Gucci Collection Croisière 2020

Suite à l’annonce du 24 juin dernier, d’autres enseignes que Gucci se sont empressées de faire leurs statements respectifs en faveur du droit à l’IVG. La maison Balenciaga, a ,via un post sur le compte Instagram officiel de la griffe, déclaré s’engager à couvrir les frais de déplacement de ses employées souhaitant avoir recours à une IVG. La marque a d’ailleurs supprimé toute autre publication de son compte pour ne laisser que celle-ci de visible, comme pour mieux nous signifier leur préoccupation et dévouement à cette cause. D’autres labels se sont également rapidement positionnés comme Levi’s ou encore Lululemon, qui a fait un don de 500.000 dollars au planning familial et a réaffirmé son engagement et son soutien financier auprès d’organismes tel que Black Women’s Health qui aide les personnes racisées démunies. La marque Patagonia s’est démarquée dans la mêlée en déclarant être prête à couvrir les frais de caution pour ses employé.es qui décideraient d’aller manifester pacifiquement pour le droit à l’avortement, un appel à la protestation et à la désobéissance civile assez osé et qui nous plait bien…

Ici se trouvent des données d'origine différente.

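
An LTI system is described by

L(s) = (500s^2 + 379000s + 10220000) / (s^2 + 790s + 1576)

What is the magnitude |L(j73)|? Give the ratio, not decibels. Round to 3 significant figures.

Substitute s = j73:
Numerator: 500(j73)^2 + 379000(j73) + 10220000 = 7555500 + j27667000
Denominator: (j73)^2 + 790(j73) + 1576 = -3753 + j57670
|N| = √(7555500² + 27667000²) ≈ 2.868e+07, ∠N ≈ 74.73°
|D| = √(3753² + 57670²) ≈ 57792, ∠D ≈ 93.72°
|L| = 2.868e+07 / 57792 ≈ 496.26

496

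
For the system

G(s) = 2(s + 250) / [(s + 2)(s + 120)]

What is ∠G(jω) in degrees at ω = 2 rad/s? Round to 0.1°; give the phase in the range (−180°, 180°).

-45.5°

At s = jω = j2:
zero (s+250): 250 + j2 → |·| = √(250²+2²) = √62504 ≈ 250.01, ∠ = arctan(2/250) ≈ 0.46°
pole (s+2): 2 + j2 → |·| = √(2²+2²) = √8 ≈ 2.8284, ∠ = arctan(2/2) ≈ 45.00°
pole (s+120): 120 + j2 → |·| = √(120²+2²) = √14404 ≈ 120.02, ∠ = arctan(2/120) ≈ 0.95°
∠G = 0.46° − 45.95° = -45.49°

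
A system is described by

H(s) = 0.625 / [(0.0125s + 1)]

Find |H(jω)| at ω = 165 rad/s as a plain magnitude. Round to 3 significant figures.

0.273

At ω = 165 rad/s:
pole (1 + j165·0.0125) = 1 + j2.0625 → |·| ≈ 2.2921, ∠ ≈ 64.13°
|H| = 0.625 · 1 / (2.2921) ≈ 0.27268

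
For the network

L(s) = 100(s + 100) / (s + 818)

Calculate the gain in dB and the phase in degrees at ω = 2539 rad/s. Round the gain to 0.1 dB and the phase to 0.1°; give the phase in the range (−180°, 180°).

At s = jω = j2539:
zero (s+100): 100 + j2539 → |·| = √(100²+2539²) = √6456521 ≈ 2541, ∠ = arctan(2539/100) ≈ 87.74°
pole (s+818): 818 + j2539 → |·| = √(818²+2539²) = √7115645 ≈ 2667.5, ∠ = arctan(2539/818) ≈ 72.14°
|L| = 100 · 2541 / 2667.5 ≈ 95.258
Gain = 20 log₁₀(95.258) ≈ 39.58 dB
∠L = 87.74° − 72.14° = 15.60°

39.6 dB, 15.6°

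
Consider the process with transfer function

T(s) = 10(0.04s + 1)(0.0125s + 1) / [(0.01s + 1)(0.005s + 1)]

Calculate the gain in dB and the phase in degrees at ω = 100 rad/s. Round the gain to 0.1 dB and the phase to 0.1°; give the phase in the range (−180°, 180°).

32.4 dB, 55.7°

At ω = 100 rad/s:
zero (1 + j100·0.04) = 1 + j4 → |·| ≈ 4.1231, ∠ ≈ 75.96°
zero (1 + j100·0.0125) = 1 + j1.25 → |·| ≈ 1.6008, ∠ ≈ 51.34°
pole (1 + j100·0.01) = 1 + j1 → |·| ≈ 1.4142, ∠ ≈ 45.00°
pole (1 + j100·0.005) = 1 + j0.5 → |·| ≈ 1.118, ∠ ≈ 26.57°
|T| = 10 · 4.1231 · 1.6008 / (1.4142 · 1.118) ≈ 41.745
Gain = 20 log₁₀(41.745) ≈ 32.41 dB
∠T = (75.96° + 51.34°) − (45.00° + 26.57°) = 55.73°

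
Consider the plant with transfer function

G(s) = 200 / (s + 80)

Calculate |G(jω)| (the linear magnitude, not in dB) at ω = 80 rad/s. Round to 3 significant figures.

At s = jω = j80:
pole (s+80): 80 + j80 → |·| = √(80²+80²) = √12800 ≈ 113.14, ∠ = arctan(80/80) ≈ 45.00°
|G| = 200 / 113.14 ≈ 1.7677

1.77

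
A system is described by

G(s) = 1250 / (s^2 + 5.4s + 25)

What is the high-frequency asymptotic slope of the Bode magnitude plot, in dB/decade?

-40 dB/decade

Each pole contributes −20 dB/decade at high frequency; each zero contributes +20 dB/decade.
Net: 0 zero(s) − 2 pole(s) → -40 dB/decade.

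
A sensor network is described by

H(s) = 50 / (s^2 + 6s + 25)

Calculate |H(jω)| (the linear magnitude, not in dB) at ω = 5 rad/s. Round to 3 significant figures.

1.67

At s = jω = j5:
quadratic: (j5)² + 6·j5 + 25 = 0 + j30 → |·| ≈ 30, ∠ ≈ 90.00°
|H| = 50 / 30 ≈ 1.6667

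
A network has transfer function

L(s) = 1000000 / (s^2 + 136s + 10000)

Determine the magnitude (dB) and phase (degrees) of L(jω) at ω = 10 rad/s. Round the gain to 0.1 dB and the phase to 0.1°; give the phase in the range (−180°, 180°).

At s = jω = j10:
quadratic: (j10)² + 136·j10 + 10000 = 9900 + j1360 → |·| ≈ 9993, ∠ ≈ 7.82°
|L| = 1000000 / 9993 ≈ 100.07
Gain = 20 log₁₀(100.07) ≈ 40.01 dB
∠L = 0.00° − 7.82° = -7.82°

40.0 dB, -7.8°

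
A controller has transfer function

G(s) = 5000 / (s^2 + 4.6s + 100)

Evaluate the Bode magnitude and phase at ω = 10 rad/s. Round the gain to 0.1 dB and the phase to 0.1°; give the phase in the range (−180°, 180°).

At s = jω = j10:
quadratic: (j10)² + 4.6·j10 + 100 = 0 + j46 → |·| ≈ 46, ∠ ≈ 90.00°
|G| = 5000 / 46 ≈ 108.7
Gain = 20 log₁₀(108.7) ≈ 40.72 dB
∠G = 0.00° − 90.00° = -90.00°

40.7 dB, -90.0°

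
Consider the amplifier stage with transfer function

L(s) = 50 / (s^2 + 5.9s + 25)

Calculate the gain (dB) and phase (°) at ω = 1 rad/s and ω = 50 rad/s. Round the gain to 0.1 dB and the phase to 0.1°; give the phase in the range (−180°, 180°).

At s = jω = j1:
quadratic: (j1)² + 5.9·j1 + 25 = 24 + j5.9 → |·| ≈ 24.715, ∠ ≈ 13.81°
|L| = 50 / 24.715 ≈ 2.0231
Gain = 20 log₁₀(2.0231) ≈ 6.12 dB
∠L = 0.00° − 13.81° = -13.81°

At s = jω = j50:
quadratic: (j50)² + 5.9·j50 + 25 = -2475 + j295 → |·| ≈ 2492.5, ∠ ≈ 173.20°
|L| = 50 / 2492.5 ≈ 0.02006
Gain = 20 log₁₀(0.02006) ≈ -33.95 dB
∠L = 0.00° − 173.20° = -173.20°

ω = 1: 6.1 dB, -13.8°; ω = 50: -34.0 dB, -173.2°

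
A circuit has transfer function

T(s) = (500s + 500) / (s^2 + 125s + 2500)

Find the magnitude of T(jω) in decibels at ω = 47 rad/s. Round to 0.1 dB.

Substitute s = j47:
Numerator: 500(j47) + 500 = 500 + j23500
Denominator: (j47)^2 + 125(j47) + 2500 = 291 + j5875
|N| = √(500² + 23500²) ≈ 23505, ∠N ≈ 88.78°
|D| = √(291² + 5875²) ≈ 5882.2, ∠D ≈ 87.16°
|T| = 23505 / 5882.2 ≈ 3.996
Gain = 20 log₁₀(3.996) ≈ 12.03 dB

12.0 dB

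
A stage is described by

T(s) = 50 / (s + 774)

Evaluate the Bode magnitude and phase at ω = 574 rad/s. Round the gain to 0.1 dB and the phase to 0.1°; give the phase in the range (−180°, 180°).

At s = jω = j574:
pole (s+774): 774 + j574 → |·| = √(774²+574²) = √928552 ≈ 963.61, ∠ = arctan(574/774) ≈ 36.56°
|T| = 50 / 963.61 ≈ 0.051888
Gain = 20 log₁₀(0.051888) ≈ -25.70 dB
∠T = 0.00° − 36.56° = -36.56°

-25.7 dB, -36.6°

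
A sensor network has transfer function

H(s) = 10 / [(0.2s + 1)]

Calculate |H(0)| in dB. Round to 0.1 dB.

H(0) = 10 · 1 / 1 = 10
20 log₁₀(10) ≈ 20.00 dB

20.0 dB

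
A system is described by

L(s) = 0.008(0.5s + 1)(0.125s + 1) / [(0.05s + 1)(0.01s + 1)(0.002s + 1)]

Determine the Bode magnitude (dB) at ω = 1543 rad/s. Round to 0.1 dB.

At ω = 1543 rad/s:
zero (1 + j1543·0.5) = 1 + j771.5 → |·| ≈ 771.5, ∠ ≈ 89.93°
zero (1 + j1543·0.125) = 1 + j192.875 → |·| ≈ 192.88, ∠ ≈ 89.70°
pole (1 + j1543·0.05) = 1 + j77.15 → |·| ≈ 77.156, ∠ ≈ 89.26°
pole (1 + j1543·0.01) = 1 + j15.43 → |·| ≈ 15.462, ∠ ≈ 86.29°
pole (1 + j1543·0.002) = 1 + j3.086 → |·| ≈ 3.244, ∠ ≈ 72.05°
|L| = 0.008 · 771.5 · 192.88 / (77.156 · 15.462 · 3.244) ≈ 0.30761
Gain = 20 log₁₀(0.30761) ≈ -10.24 dB

-10.2 dB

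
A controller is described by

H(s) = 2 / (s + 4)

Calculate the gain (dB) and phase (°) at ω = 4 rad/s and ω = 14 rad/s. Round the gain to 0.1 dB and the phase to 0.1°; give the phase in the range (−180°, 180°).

At s = jω = j4:
pole (s+4): 4 + j4 → |·| = √(4²+4²) = √32 ≈ 5.6569, ∠ = arctan(4/4) ≈ 45.00°
|H| = 2 / 5.6569 ≈ 0.35355
Gain = 20 log₁₀(0.35355) ≈ -9.03 dB
∠H = 0.00° − 45.00° = -45.00°

At s = jω = j14:
pole (s+4): 4 + j14 → |·| = √(4²+14²) = √212 ≈ 14.56, ∠ = arctan(14/4) ≈ 74.05°
|H| = 2 / 14.56 ≈ 0.13736
Gain = 20 log₁₀(0.13736) ≈ -17.24 dB
∠H = 0.00° − 74.05° = -74.05°

ω = 4: -9.0 dB, -45.0°; ω = 14: -17.2 dB, -74.1°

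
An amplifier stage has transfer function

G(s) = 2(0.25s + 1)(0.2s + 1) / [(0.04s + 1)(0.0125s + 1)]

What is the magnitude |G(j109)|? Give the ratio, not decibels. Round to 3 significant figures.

157

At ω = 109 rad/s:
zero (1 + j109·0.25) = 1 + j27.25 → |·| ≈ 27.268, ∠ ≈ 87.90°
zero (1 + j109·0.2) = 1 + j21.8 → |·| ≈ 21.823, ∠ ≈ 87.37°
pole (1 + j109·0.04) = 1 + j4.36 → |·| ≈ 4.4732, ∠ ≈ 77.08°
pole (1 + j109·0.0125) = 1 + j1.3625 → |·| ≈ 1.6901, ∠ ≈ 53.72°
|G| = 2 · 27.268 · 21.823 / (4.4732 · 1.6901) ≈ 157.42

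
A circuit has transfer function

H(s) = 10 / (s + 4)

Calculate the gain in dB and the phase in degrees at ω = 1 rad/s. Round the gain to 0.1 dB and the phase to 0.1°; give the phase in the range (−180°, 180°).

Substitute s = j1:
Numerator: 10 = 10 + j0
Denominator: (j1) + 4 = 4 + j1
|N| = √(10² + 0²) ≈ 10, ∠N ≈ 0.00°
|D| = √(4² + 1²) ≈ 4.1231, ∠D ≈ 14.04°
|H| = 10 / 4.1231 ≈ 2.4254
Gain = 20 log₁₀(2.4254) ≈ 7.70 dB
∠H = 0.00° − 14.04° = -14.04°

7.7 dB, -14.0°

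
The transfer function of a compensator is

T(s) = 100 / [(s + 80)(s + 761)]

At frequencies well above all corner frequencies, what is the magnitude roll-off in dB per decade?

-40 dB/decade

Each pole contributes −20 dB/decade at high frequency; each zero contributes +20 dB/decade.
Net: 0 zero(s) − 2 pole(s) → -40 dB/decade.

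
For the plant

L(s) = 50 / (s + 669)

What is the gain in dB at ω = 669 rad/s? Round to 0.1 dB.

At s = jω = j669:
pole (s+669): 669 + j669 → |·| = √(669²+669²) = √895122 ≈ 946.11, ∠ = arctan(669/669) ≈ 45.00°
|L| = 50 / 946.11 ≈ 0.052848
Gain = 20 log₁₀(0.052848) ≈ -25.54 dB

-25.5 dB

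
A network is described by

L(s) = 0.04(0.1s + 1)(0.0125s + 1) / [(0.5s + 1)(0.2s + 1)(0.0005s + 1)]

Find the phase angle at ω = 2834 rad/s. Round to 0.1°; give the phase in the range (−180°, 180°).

-56.5°

At ω = 2834 rad/s:
zero (1 + j2834·0.1) = 1 + j283.4 → |·| ≈ 283.4, ∠ ≈ 89.80°
zero (1 + j2834·0.0125) = 1 + j35.425 → |·| ≈ 35.439, ∠ ≈ 88.38°
pole (1 + j2834·0.5) = 1 + j1417 → |·| ≈ 1417, ∠ ≈ 89.96°
pole (1 + j2834·0.2) = 1 + j566.8 → |·| ≈ 566.8, ∠ ≈ 89.90°
pole (1 + j2834·0.0005) = 1 + j1.417 → |·| ≈ 1.7343, ∠ ≈ 54.79°
∠L = (89.80° + 88.38°) − (89.96° + 89.90° + 54.79°) = -56.47°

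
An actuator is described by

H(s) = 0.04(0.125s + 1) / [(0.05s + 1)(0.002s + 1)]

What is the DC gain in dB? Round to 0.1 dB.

H(0) = 0.04 · 1 / 1 = 0.04
20 log₁₀(0.04) ≈ -27.96 dB

-28.0 dB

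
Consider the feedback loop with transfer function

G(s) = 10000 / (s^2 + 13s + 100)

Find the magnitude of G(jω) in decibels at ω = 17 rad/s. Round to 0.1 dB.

At s = jω = j17:
quadratic: (j17)² + 13·j17 + 100 = -189 + j221 → |·| ≈ 290.8, ∠ ≈ 130.54°
|G| = 10000 / 290.8 ≈ 34.388
Gain = 20 log₁₀(34.388) ≈ 30.73 dB

30.7 dB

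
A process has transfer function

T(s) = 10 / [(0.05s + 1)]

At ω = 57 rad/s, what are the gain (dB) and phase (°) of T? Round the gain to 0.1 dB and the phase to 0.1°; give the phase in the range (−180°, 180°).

10.4 dB, -70.7°

At ω = 57 rad/s:
pole (1 + j57·0.05) = 1 + j2.85 → |·| ≈ 3.0203, ∠ ≈ 70.67°
|T| = 10 · 1 / (3.0203) ≈ 3.3109
Gain = 20 log₁₀(3.3109) ≈ 10.40 dB
∠T = (0°) − (70.67°) = -70.67°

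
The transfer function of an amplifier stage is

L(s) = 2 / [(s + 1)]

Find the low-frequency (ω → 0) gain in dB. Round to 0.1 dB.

6.0 dB

L(0) = 2 · 1 / 1 = 2
20 log₁₀(2) ≈ 6.02 dB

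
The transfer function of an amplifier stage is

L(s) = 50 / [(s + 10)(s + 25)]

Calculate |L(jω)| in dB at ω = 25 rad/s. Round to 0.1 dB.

-25.6 dB

At s = jω = j25:
pole (s+10): 10 + j25 → |·| = √(10²+25²) = √725 ≈ 26.926, ∠ = arctan(25/10) ≈ 68.20°
pole (s+25): 25 + j25 → |·| = √(25²+25²) = √1250 ≈ 35.355, ∠ = arctan(25/25) ≈ 45.00°
|L| = 50 / 951.97 ≈ 0.052523
Gain = 20 log₁₀(0.052523) ≈ -25.59 dB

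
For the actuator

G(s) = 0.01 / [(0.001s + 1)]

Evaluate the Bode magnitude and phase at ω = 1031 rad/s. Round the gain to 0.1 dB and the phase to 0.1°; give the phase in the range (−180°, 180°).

-43.1 dB, -45.9°

At ω = 1031 rad/s:
pole (1 + j1031·0.001) = 1 + j1.031 → |·| ≈ 1.4363, ∠ ≈ 45.87°
|G| = 0.01 · 1 / (1.4363) ≈ 0.0069623
Gain = 20 log₁₀(0.0069623) ≈ -43.14 dB
∠G = (0°) − (45.87°) = -45.87°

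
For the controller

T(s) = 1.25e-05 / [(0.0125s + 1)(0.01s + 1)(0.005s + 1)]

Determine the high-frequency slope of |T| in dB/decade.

-60 dB/decade

Each pole contributes −20 dB/decade at high frequency; each zero contributes +20 dB/decade.
Net: 0 zero(s) − 3 pole(s) → -60 dB/decade.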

Les marques de mode peuvent-elles pallier aux manquements des institutions ?

 

Durant les deux dernières années, de plus en plus d’entreprises privées, y compris les marques de mode, ont pris fermement position pour des causes sociales comme le racisme, la protection des droits de la communauté LGBTQIA+, la gestion de la crise du Covid 19 ou encore la guerre en Ukraine. Cette année, plus de 1000 entreprises américaines ont décidé de couper les ponts avec la Russie suite à l’invasion de l’Ukraine par Poutine en février. Selon une étude menée par Just Capital fin 2021, 63% des américains estiment que les CEOs des grandes entreprises doivent prendre position sur les sujets de société comme le droit à l’avortement. Avec l’avènement des réseaux sociaux, notamment Twitter et Instagram, les marques sont plus que jamais observées et jugées par les utilisateur.trices, d’autant plus quand elles sont propriétés de grands groupes de luxe avec des chiffres d’affaires de plusieurs milliards d’euros… Si le spectre du socialwashing n’est jamais loin quand les marques de mode s’emparent d’une problématique sociétale – d’autant plus vrai que le mois des fiertés touche à sa fin – les marques sont attendues par les consommateurs sur le terrain des luttes sociales. Ces statements de la part des marques de mode sont révélateurs des manquements de la part des institutions mais aussi d’une inquiétude générale venant des citoyen.es (qui ne sont pas que des consommateur.trices, c’est bon de le rappeler) quant à la préservation de leurs droits et de leurs libertés. Si les politiques d’entreprises ont la prétention de pouvoir pallier très ponctuellement aux politiques de santé publique, cela n’est certainement pas envisageable à long terme. En admettant que les salariées de Balanciaga, Levi’s, etc. soient « protégés » un temps par leurs employeurs, qu’en est-il des millions d’autres femmes souhaitant mettre un terme à une grossesse non désirée livrées à elles-mêmes ? Les actions des marques en faveur du droit à l’IVG – et pour tout autre cause sociale – ne doivent pas constituer une solution en soi, sinon un levier pour attirer l’attention de tous.tes, y compris et surtout celle des dirigeant.es politiques, sur les combats à mener pour la préservation des droits des libertés.